An eventful week...Wednesday, Halloween, I played a happy hour gig at Leadbetter's. Good crowd for the holiday (Fells Point buzzes for Halloween) and I actually made decent money, almost $80 between tip and my share of the take from the bar. Not enough that I'm going to quit the day job, but $80 for four hours - $20 an hour - is respectable. I'd play more often if I could get gigs that paid like that, sure.
Hung out afterward for the night shift, crowded but generally having a good time enjoying the musical stylings of Johnny Smooth...until, during a break in his set, I made my way up front for some fresh air and looked outside, to see a pushing match, a fight brewing, in front of the Admiral's Cup a few doors down.
I told the guy on the door to call 911, and ran over to break things up. Yelling "Break it up! Break it up! Cops are on the way!", I did my best to cool things down, stepping between any pair who looked in conflict. It was impossible to figure out who was pissed with whom about what; but for that minute of two, my job was just to act as a sort of "anti-catalyst", preventing violent reactions.
Is this a smart thing to do? It does mean possibly getting hurt - I messed my left shoulder up a decade ago jumping in to break up barfight. And this time, I got hit by something or someone - I didn't see - on the top of my head, just as the cops showed up. No damage though, just annoying.
And that's sort of the key - after two decades of karate training, I can go into a situation like that, get pushed around, even hit, and keep my head. That, plus maybe the ability to avoid or take a punch, and to put somebody down if need by, means that I'm probably the best-qualified person on the scene to intervene until professionals arrive. And sometimes, sadly, it seems I'm still more qualified than some of the cops and bouncers I've seen, to de-escalate a situation. Still, I'll gladly yield when someone more qualified shows up - which is why I told the doorman to call 911.

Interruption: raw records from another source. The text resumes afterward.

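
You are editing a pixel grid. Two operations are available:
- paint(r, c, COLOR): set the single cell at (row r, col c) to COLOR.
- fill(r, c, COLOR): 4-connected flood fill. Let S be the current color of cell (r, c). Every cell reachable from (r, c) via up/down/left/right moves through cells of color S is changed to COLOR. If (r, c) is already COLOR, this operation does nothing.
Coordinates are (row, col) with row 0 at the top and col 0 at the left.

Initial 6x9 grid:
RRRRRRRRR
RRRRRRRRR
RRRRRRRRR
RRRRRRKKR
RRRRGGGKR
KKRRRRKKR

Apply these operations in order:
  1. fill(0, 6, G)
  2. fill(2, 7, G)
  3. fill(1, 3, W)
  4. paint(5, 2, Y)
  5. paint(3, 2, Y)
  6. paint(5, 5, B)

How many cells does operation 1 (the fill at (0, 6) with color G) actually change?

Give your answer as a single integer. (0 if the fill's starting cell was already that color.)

Answer: 44

Derivation:
After op 1 fill(0,6,G) [44 cells changed]:
GGGGGGGGG
GGGGGGGGG
GGGGGGGGG
GGGGGGKKG
GGGGGGGKG
KKGGGGKKG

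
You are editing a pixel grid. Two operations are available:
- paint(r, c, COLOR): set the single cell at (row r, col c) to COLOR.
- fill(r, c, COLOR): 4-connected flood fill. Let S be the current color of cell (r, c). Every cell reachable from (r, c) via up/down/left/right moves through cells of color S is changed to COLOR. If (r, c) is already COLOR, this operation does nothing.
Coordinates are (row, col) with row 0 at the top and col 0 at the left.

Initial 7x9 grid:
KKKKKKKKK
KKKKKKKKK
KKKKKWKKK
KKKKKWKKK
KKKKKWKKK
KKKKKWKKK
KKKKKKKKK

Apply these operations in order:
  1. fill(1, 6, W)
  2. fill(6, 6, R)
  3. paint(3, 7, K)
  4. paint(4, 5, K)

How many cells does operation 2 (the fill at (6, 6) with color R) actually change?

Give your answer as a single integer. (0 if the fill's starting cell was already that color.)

Answer: 63

Derivation:
After op 1 fill(1,6,W) [59 cells changed]:
WWWWWWWWW
WWWWWWWWW
WWWWWWWWW
WWWWWWWWW
WWWWWWWWW
WWWWWWWWW
WWWWWWWWW
After op 2 fill(6,6,R) [63 cells changed]:
RRRRRRRRR
RRRRRRRRR
RRRRRRRRR
RRRRRRRRR
RRRRRRRRR
RRRRRRRRR
RRRRRRRRR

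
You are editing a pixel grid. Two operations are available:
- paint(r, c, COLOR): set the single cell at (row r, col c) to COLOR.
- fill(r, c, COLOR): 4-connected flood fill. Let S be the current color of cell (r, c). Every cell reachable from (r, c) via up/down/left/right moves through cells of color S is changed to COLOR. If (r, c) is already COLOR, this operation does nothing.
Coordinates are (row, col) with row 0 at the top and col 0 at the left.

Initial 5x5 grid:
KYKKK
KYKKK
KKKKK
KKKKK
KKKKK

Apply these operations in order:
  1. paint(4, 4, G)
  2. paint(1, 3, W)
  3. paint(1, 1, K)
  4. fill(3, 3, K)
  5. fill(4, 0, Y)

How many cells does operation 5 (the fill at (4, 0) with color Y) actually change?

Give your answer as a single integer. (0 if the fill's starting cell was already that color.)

Answer: 22

Derivation:
After op 1 paint(4,4,G):
KYKKK
KYKKK
KKKKK
KKKKK
KKKKG
After op 2 paint(1,3,W):
KYKKK
KYKWK
KKKKK
KKKKK
KKKKG
After op 3 paint(1,1,K):
KYKKK
KKKWK
KKKKK
KKKKK
KKKKG
After op 4 fill(3,3,K) [0 cells changed]:
KYKKK
KKKWK
KKKKK
KKKKK
KKKKG
After op 5 fill(4,0,Y) [22 cells changed]:
YYYYY
YYYWY
YYYYY
YYYYY
YYYYG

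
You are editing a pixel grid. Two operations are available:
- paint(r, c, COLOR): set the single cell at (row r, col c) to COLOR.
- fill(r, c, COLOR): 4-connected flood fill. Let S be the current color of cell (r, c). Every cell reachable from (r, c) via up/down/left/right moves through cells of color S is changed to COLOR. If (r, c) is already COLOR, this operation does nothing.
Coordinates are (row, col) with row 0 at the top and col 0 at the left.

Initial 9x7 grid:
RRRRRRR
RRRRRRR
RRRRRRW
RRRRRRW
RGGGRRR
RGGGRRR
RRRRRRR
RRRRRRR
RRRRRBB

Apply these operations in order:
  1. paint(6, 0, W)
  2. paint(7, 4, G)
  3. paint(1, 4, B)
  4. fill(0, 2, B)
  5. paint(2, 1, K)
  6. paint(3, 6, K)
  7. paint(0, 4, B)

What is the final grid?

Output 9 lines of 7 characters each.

Answer: BBBBBBB
BBBBBBB
BKBBBBW
BBBBBBK
BGGGBBB
BGGGBBB
WBBBBBB
BBBBGBB
BBBBBBB

Derivation:
After op 1 paint(6,0,W):
RRRRRRR
RRRRRRR
RRRRRRW
RRRRRRW
RGGGRRR
RGGGRRR
WRRRRRR
RRRRRRR
RRRRRBB
After op 2 paint(7,4,G):
RRRRRRR
RRRRRRR
RRRRRRW
RRRRRRW
RGGGRRR
RGGGRRR
WRRRRRR
RRRRGRR
RRRRRBB
After op 3 paint(1,4,B):
RRRRRRR
RRRRBRR
RRRRRRW
RRRRRRW
RGGGRRR
RGGGRRR
WRRRRRR
RRRRGRR
RRRRRBB
After op 4 fill(0,2,B) [50 cells changed]:
BBBBBBB
BBBBBBB
BBBBBBW
BBBBBBW
BGGGBBB
BGGGBBB
WBBBBBB
BBBBGBB
BBBBBBB
After op 5 paint(2,1,K):
BBBBBBB
BBBBBBB
BKBBBBW
BBBBBBW
BGGGBBB
BGGGBBB
WBBBBBB
BBBBGBB
BBBBBBB
After op 6 paint(3,6,K):
BBBBBBB
BBBBBBB
BKBBBBW
BBBBBBK
BGGGBBB
BGGGBBB
WBBBBBB
BBBBGBB
BBBBBBB
After op 7 paint(0,4,B):
BBBBBBB
BBBBBBB
BKBBBBW
BBBBBBK
BGGGBBB
BGGGBBB
WBBBBBB
BBBBGBB
BBBBBBB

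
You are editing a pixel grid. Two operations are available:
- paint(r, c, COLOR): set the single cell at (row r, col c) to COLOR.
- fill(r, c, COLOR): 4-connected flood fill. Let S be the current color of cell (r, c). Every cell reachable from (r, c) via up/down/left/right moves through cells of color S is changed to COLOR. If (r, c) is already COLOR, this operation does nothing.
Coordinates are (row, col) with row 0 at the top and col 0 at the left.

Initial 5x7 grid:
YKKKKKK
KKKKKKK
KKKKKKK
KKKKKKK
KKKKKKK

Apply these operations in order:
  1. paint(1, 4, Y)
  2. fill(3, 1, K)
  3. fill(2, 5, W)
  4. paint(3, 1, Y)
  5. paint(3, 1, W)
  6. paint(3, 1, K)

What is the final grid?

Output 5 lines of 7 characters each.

After op 1 paint(1,4,Y):
YKKKKKK
KKKKYKK
KKKKKKK
KKKKKKK
KKKKKKK
After op 2 fill(3,1,K) [0 cells changed]:
YKKKKKK
KKKKYKK
KKKKKKK
KKKKKKK
KKKKKKK
After op 3 fill(2,5,W) [33 cells changed]:
YWWWWWW
WWWWYWW
WWWWWWW
WWWWWWW
WWWWWWW
After op 4 paint(3,1,Y):
YWWWWWW
WWWWYWW
WWWWWWW
WYWWWWW
WWWWWWW
After op 5 paint(3,1,W):
YWWWWWW
WWWWYWW
WWWWWWW
WWWWWWW
WWWWWWW
After op 6 paint(3,1,K):
YWWWWWW
WWWWYWW
WWWWWWW
WKWWWWW
WWWWWWW

Answer: YWWWWWW
WWWWYWW
WWWWWWW
WKWWWWW
WWWWWWW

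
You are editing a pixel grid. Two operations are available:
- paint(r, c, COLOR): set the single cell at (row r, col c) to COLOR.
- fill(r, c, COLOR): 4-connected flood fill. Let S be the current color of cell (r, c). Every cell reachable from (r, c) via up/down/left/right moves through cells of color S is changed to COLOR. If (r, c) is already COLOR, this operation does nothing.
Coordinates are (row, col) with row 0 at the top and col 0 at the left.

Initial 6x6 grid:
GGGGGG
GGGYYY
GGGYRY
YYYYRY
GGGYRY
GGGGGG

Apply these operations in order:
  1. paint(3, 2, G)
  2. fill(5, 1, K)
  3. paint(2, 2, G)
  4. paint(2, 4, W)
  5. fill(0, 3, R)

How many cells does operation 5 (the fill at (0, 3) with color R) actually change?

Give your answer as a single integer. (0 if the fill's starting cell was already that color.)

Answer: 11

Derivation:
After op 1 paint(3,2,G):
GGGGGG
GGGYYY
GGGYRY
YYGYRY
GGGYRY
GGGGGG
After op 2 fill(5,1,K) [22 cells changed]:
KKKKKK
KKKYYY
KKKYRY
YYKYRY
KKKYRY
KKKKKK
After op 3 paint(2,2,G):
KKKKKK
KKKYYY
KKGYRY
YYKYRY
KKKYRY
KKKKKK
After op 4 paint(2,4,W):
KKKKKK
KKKYYY
KKGYWY
YYKYRY
KKKYRY
KKKKKK
After op 5 fill(0,3,R) [11 cells changed]:
RRRRRR
RRRYYY
RRGYWY
YYKYRY
KKKYRY
KKKKKK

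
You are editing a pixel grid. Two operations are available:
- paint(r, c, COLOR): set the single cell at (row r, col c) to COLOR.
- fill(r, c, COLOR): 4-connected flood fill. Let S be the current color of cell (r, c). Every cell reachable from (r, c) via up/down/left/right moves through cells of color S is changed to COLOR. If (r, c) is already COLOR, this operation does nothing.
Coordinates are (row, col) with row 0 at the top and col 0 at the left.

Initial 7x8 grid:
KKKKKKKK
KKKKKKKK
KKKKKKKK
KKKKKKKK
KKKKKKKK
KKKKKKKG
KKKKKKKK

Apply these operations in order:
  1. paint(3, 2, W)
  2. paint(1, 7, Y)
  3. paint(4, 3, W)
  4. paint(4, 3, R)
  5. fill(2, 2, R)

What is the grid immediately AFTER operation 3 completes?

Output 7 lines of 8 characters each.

Answer: KKKKKKKK
KKKKKKKY
KKKKKKKK
KKWKKKKK
KKKWKKKK
KKKKKKKG
KKKKKKKK

Derivation:
After op 1 paint(3,2,W):
KKKKKKKK
KKKKKKKK
KKKKKKKK
KKWKKKKK
KKKKKKKK
KKKKKKKG
KKKKKKKK
After op 2 paint(1,7,Y):
KKKKKKKK
KKKKKKKY
KKKKKKKK
KKWKKKKK
KKKKKKKK
KKKKKKKG
KKKKKKKK
After op 3 paint(4,3,W):
KKKKKKKK
KKKKKKKY
KKKKKKKK
KKWKKKKK
KKKWKKKK
KKKKKKKG
KKKKKKKK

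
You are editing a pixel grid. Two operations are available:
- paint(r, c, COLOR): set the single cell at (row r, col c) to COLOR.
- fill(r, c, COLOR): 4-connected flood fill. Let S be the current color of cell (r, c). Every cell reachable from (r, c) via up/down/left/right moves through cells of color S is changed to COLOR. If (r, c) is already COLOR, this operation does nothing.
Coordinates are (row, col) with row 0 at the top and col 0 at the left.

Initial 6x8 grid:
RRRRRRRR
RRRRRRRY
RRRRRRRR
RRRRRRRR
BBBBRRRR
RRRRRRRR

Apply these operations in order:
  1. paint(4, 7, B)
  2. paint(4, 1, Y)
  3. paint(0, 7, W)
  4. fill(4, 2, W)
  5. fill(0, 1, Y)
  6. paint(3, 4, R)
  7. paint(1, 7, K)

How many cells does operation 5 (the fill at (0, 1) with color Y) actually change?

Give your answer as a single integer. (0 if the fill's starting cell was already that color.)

Answer: 41

Derivation:
After op 1 paint(4,7,B):
RRRRRRRR
RRRRRRRY
RRRRRRRR
RRRRRRRR
BBBBRRRB
RRRRRRRR
After op 2 paint(4,1,Y):
RRRRRRRR
RRRRRRRY
RRRRRRRR
RRRRRRRR
BYBBRRRB
RRRRRRRR
After op 3 paint(0,7,W):
RRRRRRRW
RRRRRRRY
RRRRRRRR
RRRRRRRR
BYBBRRRB
RRRRRRRR
After op 4 fill(4,2,W) [2 cells changed]:
RRRRRRRW
RRRRRRRY
RRRRRRRR
RRRRRRRR
BYWWRRRB
RRRRRRRR
After op 5 fill(0,1,Y) [41 cells changed]:
YYYYYYYW
YYYYYYYY
YYYYYYYY
YYYYYYYY
BYWWYYYB
YYYYYYYY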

Anyway, my options were to act and risk my own safety, or not act and possibly allow someone else to get hurt.
So, in I jumped. All turned out ok this time.
Friday, we had a good Samhain circle out at Joe's place; last night, the benefit show at 2640. First time that my uncle Jeff and I have played on the same bill, which was pretty cool. Then a big Halloween party at Joe's...slept in today, grabbing that extra hour of sleep from the time change. Stopped by to see Jeff and Cindy to try to help out with some computer stuff. Now dinner at the Yabba Pot, before Zelda's.
Zelda's Inferno exercise for November 4: write about your roots, then pull out the images as raw poetry-stuff. (Though I really only did the first half.)
Vines have many roots, spread out over their length. It's their nature; unlike a tree, digging ever down, reaching depths, the vine grows across the ground, putting down one root here, then another further along.
The other night I drew a card from a Celtic divination deck. Each card represented a tree or plant, and told the mythology of it. I drew honeysuckle.
This summer, the American honeysuckle I planted years ago finally established itself and flourished. (The honeysuckle most of us know, the yellow and white one, is an invasive Asian variety, but there is a type native to our shores.) It took several seasons until it had enough roots to flourish. For a while, I didn't think it would survive, but now its red blossoms surround the cherry tree on my front lawn, even through into the autumn.
And as I look back over my life-so-far, I feel that a fitting metaphor. A late bloomer, growing as I stuck roots into different places, sprouting up from my family, reaching out to math and science and poetry and music and karate and zen and paganism and shiatsu, drawing sustenance from each until I grew strong enough to bloom.